На основании обличительных речей единственного пациента, датируемых 1830 годом, трудно решить, было ли это лечение более или менее гуманным (или более или менее эффективным), нежели лечение, с которым подобный пациент мог бы столкнуться в дорогой клинике в 1961 году. Однако очевидно, что больницы для душевнобольных той поры уже попали в ловушку дилемм, осаждающих подобные заведения сегодня. Голоса Персеваля оказались способны дать ему гротескные и мучительные карикатуры на опыт нахождения в даблбайнде; что касается лечебниц, то если они и могли дать ему нечто подобное, то лишь по причине грубости и лицемерия. Основные методы лечения того времени (да и нашего тоже) снижали у пациента чувство собственной ценности и ответственности. К смирительным рубашкам, холодным обливаниям и одиночным камерам тех дней современные психиатрические стационары могут добавить различные шоковые терапии и успокоительные лекарства, но принципы лечения изменились мало. Уже в 1830 году со стороны персонала наблюдалось сильное желание поддерживать в палатах тишину, и уже тогда существовала тенденция как можно меньше говорить пациенту о касающихся его решениях, не говоря уже о причинах таких решений. В итоге, все делалось для того, чтобы усилить у пациента чувство собственной изолированности и малоценности, и он в изобилии получал непонятные и болезненные переживания, вокруг которых мог строить галлюцинаторные объяснения.

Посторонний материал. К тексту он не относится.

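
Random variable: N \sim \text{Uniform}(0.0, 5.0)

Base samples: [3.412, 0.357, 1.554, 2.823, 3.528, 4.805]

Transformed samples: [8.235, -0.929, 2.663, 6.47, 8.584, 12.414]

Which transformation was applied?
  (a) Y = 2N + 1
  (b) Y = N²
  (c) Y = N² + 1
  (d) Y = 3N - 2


Checking option (d) Y = 3N - 2:
  N = 3.412 -> Y = 8.235 ✓
  N = 0.357 -> Y = -0.929 ✓
  N = 1.554 -> Y = 2.663 ✓
All samples match this transformation.

(d) 3N - 2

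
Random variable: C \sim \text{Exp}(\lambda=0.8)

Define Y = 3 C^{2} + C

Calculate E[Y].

E[Y] = 3*E[C²] + 1*E[C]
E[C] = 1.25
E[C²] = Var(C) + (E[C])² = 1.5625 + 1.5625 = 3.125
E[Y] = 3*3.125 + 1*1.25 = 10.625

10.625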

Когда Персеваль начал осознавать природу окружавшей и контролировавшей его системы, он пришел в ярость. Он ясно увидел лицемерие, невежество и корыстные мотивы практикующих врачей, и нет сомнений, что эта ярость и эти откровения весьма способствовали его выздоровлению.

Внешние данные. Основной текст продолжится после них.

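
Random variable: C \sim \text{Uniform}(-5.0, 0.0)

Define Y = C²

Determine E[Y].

Using E[X²] = Var(X) + (E[X])²:
E[C] = -2.5
Var(C) = (0 + 5)^2/12 = 2.0833333
E[C²] = 2.0833333 + (-2.5)² = 2.0833333 + 6.25 = 8.3333333

8.3333333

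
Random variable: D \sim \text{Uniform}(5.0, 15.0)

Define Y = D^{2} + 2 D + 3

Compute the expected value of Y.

E[Y] = 1*E[D²] + 2*E[D] + 3
E[D] = 10
E[D²] = Var(D) + (E[D])² = 8.3333333 + 100 = 108.33333
E[Y] = 1*108.33333 + 2*10 + 3 = 131.33333

131.33333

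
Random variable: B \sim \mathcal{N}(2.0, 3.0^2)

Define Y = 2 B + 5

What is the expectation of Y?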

Но уже тогда ярость пациента была встречена увеличением интенсивности лечения, и как тогда, так и в наши дни пациенты отмечают, что это усиленное лечение напоминает наказание.

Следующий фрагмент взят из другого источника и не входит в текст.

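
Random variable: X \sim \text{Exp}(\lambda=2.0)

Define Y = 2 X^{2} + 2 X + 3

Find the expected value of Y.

E[Y] = 2*E[X²] + 2*E[X] + 3
E[X] = 0.5
E[X²] = Var(X) + (E[X])² = 0.25 + 0.25 = 0.5
E[Y] = 2*0.5 + 2*0.5 + 3 = 5

5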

Голоса Персеваля грозили ему гротескными карами. Эта карикатурная несправедливость повергла его в ощущение крайней неблагодарности, но врачи и персонал лечебницы старались в этом направлении не меньше, причем безо всяких карикатур. Провал системы лечения очевиден из письма доктора Фокса, и Персеваль быстро распознает лицемерный и самопротиворечивый характер этого документа. Он резюмирует дело так: "Я до сих пор в сомнениях, следует ли считать действия доктора Фокса преднамеренными, либо в результате неконтролируемого и ставшего привычным жульничества он перестал понимать, какому духу служит".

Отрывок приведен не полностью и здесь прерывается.